Published 17 Sep 2024 in eess.SY and cs.SY | (2409.11171v1)

Abstract: Control barrier function (CBF)-based safety filters are used to certify and modify potentially unsafe control inputs to a system such as those provided by a reinforcement learning agent or a non-expert user. In this context, safety is defined as the satisfaction of state constraints. Originally designed for continuous-time systems, CBF safety filters typically assume that the system's relative degree is well-defined and is constant across the domain; however, this assumption is restrictive and rarely verified -- even linear system dynamics with a quadratic CBF candidate may not satisfy this assumption. In real-world applications, continuous-time CBF safety filters are implemented in discrete time, exacerbating issues related to violating the condition on the relative degree.
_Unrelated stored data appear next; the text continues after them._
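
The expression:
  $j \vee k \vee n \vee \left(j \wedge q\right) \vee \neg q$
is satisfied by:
  {n: True, k: True, j: True, q: False}
  {n: True, k: True, j: False, q: False}
  {n: True, j: True, q: False, k: False}
  {n: True, j: False, q: False, k: False}
  {k: True, j: True, q: False, n: False}
  {k: True, j: False, q: False, n: False}
  {j: True, k: False, q: False, n: False}
  {j: False, k: False, q: False, n: False}
  {n: True, k: True, q: True, j: True}
  {n: True, k: True, q: True, j: False}
  {n: True, q: True, j: True, k: False}
  {n: True, q: True, j: False, k: False}
  {q: True, k: True, j: True, n: False}
  {q: True, k: True, j: False, n: False}
  {q: True, j: True, k: False, n: False}


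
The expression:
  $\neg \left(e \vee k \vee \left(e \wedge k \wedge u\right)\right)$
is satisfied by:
  {e: False, k: False}


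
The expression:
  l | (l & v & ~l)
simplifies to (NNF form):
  l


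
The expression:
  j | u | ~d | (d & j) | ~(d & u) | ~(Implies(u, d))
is always true.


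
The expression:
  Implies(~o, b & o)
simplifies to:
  o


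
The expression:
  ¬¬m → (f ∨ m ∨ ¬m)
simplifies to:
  True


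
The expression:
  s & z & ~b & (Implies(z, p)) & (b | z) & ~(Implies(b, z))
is never true.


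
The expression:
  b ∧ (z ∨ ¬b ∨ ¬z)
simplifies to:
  b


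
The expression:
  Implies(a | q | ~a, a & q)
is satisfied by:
  {a: True, q: True}


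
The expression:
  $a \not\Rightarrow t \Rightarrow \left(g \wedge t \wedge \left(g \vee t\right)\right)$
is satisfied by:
  {t: True, a: False}
  {a: False, t: False}
  {a: True, t: True}


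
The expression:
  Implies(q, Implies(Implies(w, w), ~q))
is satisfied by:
  {q: False}


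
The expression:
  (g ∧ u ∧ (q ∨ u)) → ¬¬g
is always true.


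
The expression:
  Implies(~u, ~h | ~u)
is always true.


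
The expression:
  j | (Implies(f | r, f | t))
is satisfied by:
  {j: True, t: True, f: True, r: False}
  {j: True, t: True, f: False, r: False}
  {j: True, f: True, t: False, r: False}
  {j: True, f: False, t: False, r: False}
  {t: True, f: True, j: False, r: False}
  {t: True, j: False, f: False, r: False}
  {t: False, f: True, j: False, r: False}
  {t: False, j: False, f: False, r: False}
  {j: True, r: True, t: True, f: True}
  {j: True, r: True, t: True, f: False}
  {j: True, r: True, f: True, t: False}
  {j: True, r: True, f: False, t: False}
  {r: True, t: True, f: True, j: False}
  {r: True, t: True, f: False, j: False}
  {r: True, f: True, t: False, j: False}


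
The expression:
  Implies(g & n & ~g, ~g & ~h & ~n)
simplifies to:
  True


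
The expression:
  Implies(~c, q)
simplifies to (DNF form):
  c | q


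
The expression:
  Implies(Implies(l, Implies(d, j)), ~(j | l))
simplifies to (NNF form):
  ~j & (d | ~l)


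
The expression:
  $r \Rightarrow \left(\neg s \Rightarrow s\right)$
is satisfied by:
  {s: True, r: False}
  {r: False, s: False}
  {r: True, s: True}


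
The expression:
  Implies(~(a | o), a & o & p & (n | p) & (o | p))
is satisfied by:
  {a: True, o: True}
  {a: True, o: False}
  {o: True, a: False}


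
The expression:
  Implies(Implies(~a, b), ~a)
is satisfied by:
  {a: False}


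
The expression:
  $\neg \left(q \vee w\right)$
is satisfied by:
  {q: False, w: False}


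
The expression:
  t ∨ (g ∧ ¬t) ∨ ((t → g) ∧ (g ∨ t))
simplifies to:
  g ∨ t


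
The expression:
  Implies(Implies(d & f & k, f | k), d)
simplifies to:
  d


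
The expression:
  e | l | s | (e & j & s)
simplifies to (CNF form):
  e | l | s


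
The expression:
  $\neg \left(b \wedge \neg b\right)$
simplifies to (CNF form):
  $\text{True}$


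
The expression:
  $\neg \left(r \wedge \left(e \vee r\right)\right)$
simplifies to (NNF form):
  $\neg r$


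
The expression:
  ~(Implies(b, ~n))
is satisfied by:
  {b: True, n: True}


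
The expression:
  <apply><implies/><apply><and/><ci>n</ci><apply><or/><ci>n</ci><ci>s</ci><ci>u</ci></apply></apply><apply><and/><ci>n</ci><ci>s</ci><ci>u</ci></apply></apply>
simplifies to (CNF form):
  <apply><and/><apply><or/><ci>s</ci><apply><not/><ci>n</ci></apply></apply><apply><or/><ci>u</ci><apply><not/><ci>n</ci></apply></apply></apply>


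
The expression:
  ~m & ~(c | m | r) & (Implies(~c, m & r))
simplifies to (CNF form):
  False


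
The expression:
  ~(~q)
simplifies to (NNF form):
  q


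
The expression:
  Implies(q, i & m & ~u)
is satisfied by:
  {m: True, i: True, u: False, q: False}
  {m: True, i: False, u: False, q: False}
  {i: True, m: False, u: False, q: False}
  {m: False, i: False, u: False, q: False}
  {m: True, u: True, i: True, q: False}
  {m: True, u: True, i: False, q: False}
  {u: True, i: True, m: False, q: False}
  {u: True, i: False, m: False, q: False}
  {q: True, m: True, u: False, i: True}


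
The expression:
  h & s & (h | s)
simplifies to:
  h & s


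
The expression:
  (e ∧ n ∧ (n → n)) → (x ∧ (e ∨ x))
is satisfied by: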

These violations can lead to the safety filter being unconstrained (any control input may be certified) for a finite time interval and result in chattering issues and constraint violations. We propose an alternative formulation to address these challenges. Specifically, we present a theoretically sound method that employs multiple CBFs to generate bounded control inputs at each state within the safe set, thereby preventing incorrect certification of arbitrary control inputs. Using this approach, we derive conditions on the maximum sampling time to ensure safety in discrete-time implementations. We demonstrate the effectiveness of our proposed method through simulations and real-world quadrotor experiments, successfully preventing chattering and constraint violations. Finally, we discuss the implications of violating the relative degree condition on CBF synthesis and learning-based CBF methods.